Joshua Wong, Alex Chow et Nathan Law à leur sortie de la Cour suprême après l’annulation de leur peine de prison, le 6 février. / BOBBY YIP/REUTERS

La plus haute cour de justice de Hongkong a annulé mardi 6 février la peine de prison de six mois prononcée contre le leadeur démocrate Joshua Wong pour sa participation « mouvement des parapluies », une série de manifestations qui avaient paralysé plusieurs quartiers de la ville pendant deux mois, à la fin de 2014. Les manifestants réclamaient l’instauration d’un véritable suffrage universel dans cette enclave chinoise semi-autonome.

Pendant la même audience, deux autres figures du mouvement démocratique, Nathan Law et Alex Chow, ont également vu leurs peines de prison annulées. La justice leur reprochait notamment d’avoir escaladé, le 26 septembre 2014, des barrières métalliques pour entrer dans Civic Square, une place située dans un complexe gouvernemental.

Contre l’avis du ministre de la justice

Cette décision est l’aboutissement d’une procédure judiciaire à rebondissements. En première instance, à la mi-2016, Joshua Wong avait été condamné pour rassemblement illégal à une peine clémente : prison avec sursis et travaux d’intérêt général.
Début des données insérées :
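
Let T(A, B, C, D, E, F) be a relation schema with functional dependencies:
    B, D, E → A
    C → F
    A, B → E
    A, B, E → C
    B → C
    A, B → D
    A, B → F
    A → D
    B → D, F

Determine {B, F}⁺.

Start with {B, F}.
B → C applies; add {C} → now {B, C, F}.
B → D, F applies; add {D} → now {B, C, D, F}.
No further FD applies.

{B, C, D, F}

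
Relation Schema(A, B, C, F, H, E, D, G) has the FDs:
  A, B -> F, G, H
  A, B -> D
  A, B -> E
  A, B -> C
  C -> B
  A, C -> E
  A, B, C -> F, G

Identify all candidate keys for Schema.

{A, B}, {A, C}

No FD produces {A}, so it must be in every candidate key.
Closure of {A, B} is {A, B, C, D, E, F, G, H}, the whole schema; {A, B} is a candidate key.
Closure of {A, C} is {A, B, C, D, E, F, G, H}, the whole schema; {A, C} is a candidate key.
Any other superkey properly contains one of these, so there are no further candidate keys.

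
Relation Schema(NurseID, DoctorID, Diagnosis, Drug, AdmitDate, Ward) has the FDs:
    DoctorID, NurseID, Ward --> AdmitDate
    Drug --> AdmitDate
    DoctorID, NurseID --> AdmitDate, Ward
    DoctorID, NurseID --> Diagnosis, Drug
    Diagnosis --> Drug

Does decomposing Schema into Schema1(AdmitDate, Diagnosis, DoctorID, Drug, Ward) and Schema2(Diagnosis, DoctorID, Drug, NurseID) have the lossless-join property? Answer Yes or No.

No

Common attributes: {Diagnosis, DoctorID, Drug}; their closure is {AdmitDate, Diagnosis, DoctorID, Drug}.
The closure covers neither Schema1 nor Schema2 entirely; the join is not lossless.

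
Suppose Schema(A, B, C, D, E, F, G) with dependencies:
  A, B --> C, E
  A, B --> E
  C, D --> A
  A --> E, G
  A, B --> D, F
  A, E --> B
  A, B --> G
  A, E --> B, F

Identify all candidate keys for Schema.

{A} is a candidate key since {A}⁺ = {A, B, C, D, E, F, G} covers every attribute.
{C, D} is a candidate key since {C, D}⁺ = {A, B, C, D, E, F, G} covers every attribute.
Any other superkey properly contains one of these, so there are no further candidate keys.

{A}, {C, D}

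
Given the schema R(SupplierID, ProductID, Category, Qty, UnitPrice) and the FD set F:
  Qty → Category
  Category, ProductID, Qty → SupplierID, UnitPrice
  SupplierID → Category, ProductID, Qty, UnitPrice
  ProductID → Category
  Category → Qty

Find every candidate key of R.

{ProductID}⁺ = {Category, ProductID, Qty, SupplierID, UnitPrice}, which is every attribute, so {ProductID} is a candidate key.
{SupplierID}⁺ = {Category, ProductID, Qty, SupplierID, UnitPrice}, which is every attribute, so {SupplierID} is a candidate key.
These are minimal and exhaustive — every other superkey contains one of them.

{ProductID}, {SupplierID}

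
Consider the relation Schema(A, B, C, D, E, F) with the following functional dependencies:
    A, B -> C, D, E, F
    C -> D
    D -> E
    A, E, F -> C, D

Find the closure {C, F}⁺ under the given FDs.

{C, D, E, F}

Start with {C, F}.
C -> D applies; add {D} → now {C, D, F}.
D -> E applies; add {E} → now {C, D, E, F}.
No further FD applies.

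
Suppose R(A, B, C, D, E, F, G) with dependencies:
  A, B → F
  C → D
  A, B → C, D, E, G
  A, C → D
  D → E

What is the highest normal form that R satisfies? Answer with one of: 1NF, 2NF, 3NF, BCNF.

Candidate key: {A, B}. Prime attributes: {A, B}.
For C → D we have {C}⁺ = {C, D, E}; {C} is not a superkey, so BCNF fails.
C → D determines the non-prime attribute {D} from a non-superkey — 3NF is violated.
Checking every proper subset of each key, none determines a non-prime attribute — 2NF is satisfied.

2NF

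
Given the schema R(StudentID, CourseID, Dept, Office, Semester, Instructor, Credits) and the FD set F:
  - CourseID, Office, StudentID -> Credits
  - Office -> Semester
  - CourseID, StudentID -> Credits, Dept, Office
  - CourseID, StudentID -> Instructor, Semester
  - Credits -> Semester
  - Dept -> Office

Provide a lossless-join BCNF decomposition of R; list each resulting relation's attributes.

{CourseID, Credits, Dept, Instructor, StudentID}; {Dept, Office}; {Office, Semester}

Candidate key of the original relation: {CourseID, StudentID}.
Within {CourseID, Credits, Dept, Instructor, Office, Semester, StudentID}: {Office}⁺ ∩ {CourseID, Credits, Dept, Instructor, Office, Semester, StudentID} = {Office, Semester}, not the whole set, so Office -> Semester violates BCNF; decompose into {Office, Semester} and {CourseID, Credits, Dept, Instructor, Office, StudentID}.
{Office, Semester} is in BCNF.
Within {CourseID, Credits, Dept, Instructor, Office, StudentID}: {Dept}⁺ ∩ {CourseID, Credits, Dept, Instructor, Office, StudentID} = {Dept, Office}, not the whole set, so Dept -> Office violates BCNF; decompose into {Dept, Office} and {CourseID, Credits, Dept, Instructor, StudentID}.
{Dept, Office} is in BCNF.
{CourseID, Credits, Dept, Instructor, StudentID} is in BCNF.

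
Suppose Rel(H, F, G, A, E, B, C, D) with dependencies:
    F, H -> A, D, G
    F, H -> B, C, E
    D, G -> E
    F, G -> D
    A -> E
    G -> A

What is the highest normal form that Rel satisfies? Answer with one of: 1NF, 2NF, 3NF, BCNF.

Candidate key: {F, H}. Prime attributes: {F, H}.
For D, G -> E we have {D, G}⁺ = {A, D, E, G}; {D, G} is not a superkey, so BCNF fails.
Because {E} is non-prime and the left side of D, G -> E is not a superkey, the relation is not in 3NF.
No non-prime attribute depends on a proper subset of any candidate key, so 2NF holds.

2NF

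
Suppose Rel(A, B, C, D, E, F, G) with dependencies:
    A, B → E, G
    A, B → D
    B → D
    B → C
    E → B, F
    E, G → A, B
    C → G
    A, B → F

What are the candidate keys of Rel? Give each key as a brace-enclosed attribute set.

{E}⁺ = {A, B, C, D, E, F, G}, which is every attribute, so {E} is a candidate key.
{A, B}⁺ = {A, B, C, D, E, F, G}, which is every attribute, so {A, B} is a candidate key.
No proper subset of any of these is a key, and no other minimal superkey exists.

{A, B}, {E}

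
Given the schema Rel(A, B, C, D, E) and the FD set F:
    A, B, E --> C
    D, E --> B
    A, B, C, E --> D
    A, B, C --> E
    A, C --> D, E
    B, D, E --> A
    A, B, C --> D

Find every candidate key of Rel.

{A, C} is a candidate key since {A, C}⁺ = {A, B, C, D, E} covers every attribute.
{D, E} is a candidate key since {D, E}⁺ = {A, B, C, D, E} covers every attribute.
{A, B, E} is a candidate key since {A, B, E}⁺ = {A, B, C, D, E} covers every attribute.
No proper subset of any of these is a key, and no other minimal superkey exists.

{A, B, E}, {A, C}, {D, E}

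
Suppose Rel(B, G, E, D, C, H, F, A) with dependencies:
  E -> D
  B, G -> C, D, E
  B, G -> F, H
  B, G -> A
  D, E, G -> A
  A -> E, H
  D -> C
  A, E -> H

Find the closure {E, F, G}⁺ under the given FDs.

Start with {E, F, G}.
E -> D applies; add {D} → now {D, E, F, G}.
D, E, G -> A applies; add {A} → now {A, D, E, F, G}.
A -> E, H applies; add {H} → now {A, D, E, F, G, H}.
D -> C applies; add {C} → now {A, C, D, E, F, G, H}.
No further FD applies.

{A, C, D, E, F, G, H}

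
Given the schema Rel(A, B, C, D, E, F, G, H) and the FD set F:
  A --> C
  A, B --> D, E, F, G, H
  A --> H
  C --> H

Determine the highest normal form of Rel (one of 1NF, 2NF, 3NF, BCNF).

Candidate key: {A, B}. Prime attributes: {A, B}.
A --> C breaks BCNF: {A}⁺ = {A, C, H}, so {A} is not a superkey.
Because {C} is non-prime and the left side of A --> C is not a superkey, the relation is not in 3NF.
The proper key subset {A} of {A, B} determines non-prime {C, H}, so the relation is not even in 2NF.

1NF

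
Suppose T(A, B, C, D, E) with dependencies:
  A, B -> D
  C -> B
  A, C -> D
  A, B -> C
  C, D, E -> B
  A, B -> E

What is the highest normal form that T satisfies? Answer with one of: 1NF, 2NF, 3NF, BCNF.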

Mais le ministre de la justice de Hongkong avait utilisé son pouvoir d’appel pour refaire juger cette affaire.

Joshua Wong et Nathan Law arrivent à leur arrivée à la Cour suprême, le 7 novembr 2017. / BOOBY YIP / REUTERS

En deuxième instance, à la fin de 2017, le militant démocrate avait été condamné à une peine de prison ferme. La Cours suprême de Hongkong a ouvert la voie à un troisième jugement, au début de novembre, en autorisant Joshua Wong et ses compagnons démocrates à déposer un dernier recours. Ce recours a abouti à l’annulation de leur peine de prison ce matin.

En donnant raison aux militants, le juge Ma a cependant estimé que les manifestants devaient être dissuadés de participer à des rassemblements illégaux accompagnés de violences. « En vertu de ce jugement, d’autres militants pourront être enfermés », a réagi M. Wong. « Ce n’est pas l’heure des félicitations ou des célébrations. »

Un test pour la justice

Cette affaire était considérée comme un test pour la justice hongkongaise, jusqu’à présent fort bien classée par le Forum économique mondial dans son étude sur l’indépendance de la justice 2017-2018. Hongkong occupe la 13e position sur 137 Etats, loin devant les Etats-Unis (25) ou la France (28).

La justice hongkongaise continue de juger en anglais selon les traditions de la Common Law. Les juges sont nommés par le chef de l’exécutif sur la recommandation d’un panel constitué du ministre de la justice, de juges en fonctions, d’avocats et de membres de la société civile. Jusqu’à présent, les propositions de ce panel ont toujours été validés par l’exécutif. Cependant, le Comité permanent du Parlement chinois a le pouvoir d’intérprêter les textes de loi hongkongais. Ses décisions doivent être prises en compte par la justice locale, elles font jurisprudence.

Les trois militants sont donc libres. Mais à la mi-2017, ils ont passé deux mois derrière les barreaux, avant d’être libérés sous caution, en novembre. Et le marathon judiciaire de M. Wong n’est pas terminé. Il reste inculpé d’outrage à magistrat ; une charge pour laquelle il a été une condamné à trois mois de prison en janvier, et dont il a fait appel. M. Wong avait refusé d’évacuer un lieu occupé par des manifestants, violant l’injonction d’un juge.

Le parti de M. Wong relancé

La décision de la Cour suprême apporte une bouffée d’oxygène au mouvement politique créé par M. Wong, Demosisto. Le mois dernier, l’administration chargée d’organiser les élections a refusé la candidature d’Agnes Chow, membre du parti âgée de 21 ans, soulignant l’inconstitutionnalité de son programme. La plate-forme politique de Demosisto appelle à l’autodétermination et à l’indépendance de Hongkong.

Joshua Wong lors du lancement de son parti, Demosisto, en avril 2016. / BOBBY YIP / Reuters

D’après les termes de l’accord sino-britannique sur la rétrocession, Hongkong jouit de libertés inconnues ailleurs en Chine continentale – en vertu du principe « Un pays, deux systèmes » – ; et ce jusqu’en 2047… en théorie.